Another problem is, there may be subdelegation of powers1 causing complexity and confusion. Delegated legislation can, more often than not, cause great confusion and it is difficult to fathom, at least in its entirety because there is such a vast amount of it. It is also a defence to prosecution to plead that the relevant Statutory Instrument had not been published, unless reasonable steps had been taken to bring it to the attention of the public whom it would affect2.

In certain cases the primary reason for using delegated legislation, is that there can be a rapid response to new developments, e.g. the Prevention of Terrorism Act3 allows the quick addition of new prohibited groups. Similarly delegated legislation may allow minor amendments to statutes, such as might be appropriately being left to politicians, without the rigmarole of a new Act. For example the increase of the maximum extended licence period imposable on violent offenders to be in line with that imposable on sexual offenders4. An advantage of delegated legislation is that, unlike statutes, judicial review may be sought, although only by 'interested' parties (persons directly affected by the legislation).

The Committee on Minister's Powers5 said "whether good or bad", delegated legislation is inevitable, and, in the opinion of one of its members that it was a "necessary evil, inevitable… but nevertheless a tendency to be watched with misgiving" Delegated legislation is made because of; limits in time in Parliament, they allow rapid change and M. Ps lack detailed and technical legal knowledge. Turning attention to relative advantages/disadvantages of the legislative process, there exist several discernible disadvantages. Most M. Ps as previously mentioned, lack legal knowledge in brevity.

They are, after all, politicians and not lawyers. In the House of Lords, there are many former barristers, lawyers and the like. It should be noted that there is an inbuilt Conservative majority in the House of Lords and it has been deployed for less than praiseworthy campaigns. Amongst the latest of these involves equalising the age of sexual consent between homosexuals at 16, as it is with heterosexuals. In 1998 the House of Lords managed to avoid this by threatening the Government's major Criminal justice Bill, subsequently the Crime and Disorder act 1998.

The Lords maintained there resistance but eventually gave way; it resulted in the Sexual Offences (Amendment) Act 2000. The Lords have also stuck there distinguished noses, in the Labour Government's promise to remove s 28 of the Local Government Act 1988 to intentionally promote homosexuality in schools, they were successful. These are merely two examples of interference on the part of the Lords, who, when suiting there Conservative 'Middle England' views and principles, can bully and threaten the Government. Perhaps, they feel their retaining good English values and morals that once existed.
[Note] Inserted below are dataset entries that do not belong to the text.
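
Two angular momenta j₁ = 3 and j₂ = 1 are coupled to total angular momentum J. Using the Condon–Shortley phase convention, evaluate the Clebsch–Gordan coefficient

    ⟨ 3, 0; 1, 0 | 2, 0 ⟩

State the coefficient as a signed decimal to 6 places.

triangle: 2!*4!*0!/7! = 48/5040
(j±m)!: 3!*3!*1!*1!*2!*2! = 144
prefactor² = (2J+1)*Δ*N² = 48/7
  k=1: −1/(1!*1!*2!*0!*2!*0!) = -1/4
Σ = -1/4  ⇒  CG² = 48/7*(-1/4)² = 3/7
CG = −√(3/7) = -0.654654

-0.654654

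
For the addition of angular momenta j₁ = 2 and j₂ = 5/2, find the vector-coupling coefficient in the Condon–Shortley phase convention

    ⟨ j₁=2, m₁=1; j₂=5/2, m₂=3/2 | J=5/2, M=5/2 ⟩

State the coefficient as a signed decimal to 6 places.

j₁+j₂−J=2  J+j₁−j₂=2  J−j₁+j₂=3  j₁+j₂+J+1=8
(j₁±m₁, j₂±m₂, J±M) = (3,1,4,1,5,0)
P² = 432/7
sum k=1..1:
  [1] −1/12 = -1/12
S = -1/12
C² = P²·S² = 3/7 ; C = -0.654654

-0.654654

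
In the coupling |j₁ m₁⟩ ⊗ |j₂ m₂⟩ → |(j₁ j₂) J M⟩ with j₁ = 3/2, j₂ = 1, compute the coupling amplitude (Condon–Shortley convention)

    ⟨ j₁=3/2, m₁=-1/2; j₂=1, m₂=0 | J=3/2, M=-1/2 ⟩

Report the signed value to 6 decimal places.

j₁+j₂−J=1  J+j₁−j₂=2  J−j₁+j₂=1  j₁+j₂+J+1=5
(j₁±m₁, j₂±m₂, J±M) = (1,2,1,1,1,2)
P² = 4/15
sum k=0..1:
  [0] +1/2 = 1/2
  [1] −1/1 = -1
S = -1/2
C² = P²·S² = 1/15 ; C = -0.258199

-0.258199  (= −√(1/15))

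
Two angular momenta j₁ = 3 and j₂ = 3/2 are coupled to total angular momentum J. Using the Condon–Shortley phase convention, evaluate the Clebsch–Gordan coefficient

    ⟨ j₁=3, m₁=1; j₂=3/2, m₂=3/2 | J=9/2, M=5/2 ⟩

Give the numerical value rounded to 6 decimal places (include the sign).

+0.645497  (= +√(5/12))

j₁+j₂−J=0  J+j₁−j₂=6  J−j₁+j₂=3  j₁+j₂+J+1=10
(j₁±m₁, j₂±m₂, J±M) = (4,2,3,0,7,2)
P² = 34560
sum k=0..0:
  [0] +1/288 = 1/288
S = 1/288
C² = P²·S² = 5/12 ; C = +0.645497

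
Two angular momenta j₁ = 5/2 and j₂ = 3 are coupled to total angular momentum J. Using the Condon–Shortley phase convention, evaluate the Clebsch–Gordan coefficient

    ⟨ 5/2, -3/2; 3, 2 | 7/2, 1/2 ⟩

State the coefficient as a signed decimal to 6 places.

√[8·2!3!4!/10! · 1!4!5!1!4!3!] = √(9216/35)
  +(−1)^1/∏(1,1,3,4,0,0)! = -1/144  (running -1/144)
  +(−1)^2/∏(2,0,2,3,1,1)! = 1/24  (running 5/144)
⟨..|..⟩ = √(9216/35)·(5/144) = +0.563436

+0.563436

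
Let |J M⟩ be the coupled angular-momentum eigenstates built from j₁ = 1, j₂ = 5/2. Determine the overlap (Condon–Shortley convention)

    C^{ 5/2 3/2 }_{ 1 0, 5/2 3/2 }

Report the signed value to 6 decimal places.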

One thing is for sure, democracy has never prevailed in the House, so how can they possibly be speaking on behalf on the nation? In 1975, in response to the criticisms of the language and style of legislation, arose the Renton Committee, comprised from the judiciary to the lay public examined the obscurity of language, over-elaboration of provisions, logicality of structure and confusion arising from the amendment of existing provisions. In short, it was unanimous that archaic language was very much prevalent and all criticisms were to certain extents justified.

It may be argued legislation is heavily debated, by those whom we have duly elected. Scrutiny is a key issue in this debate, and the processes of legislation are by no means hastily carried forward. Much time is devoted by our M. Ps in the House of Commons, and by the Lords, as each aspect is carefully debated and discussed sometimes even challenged. In conclusion, there lies within both forms of legislation, much room for rectification. Rectification we hope to see sooner rather than later.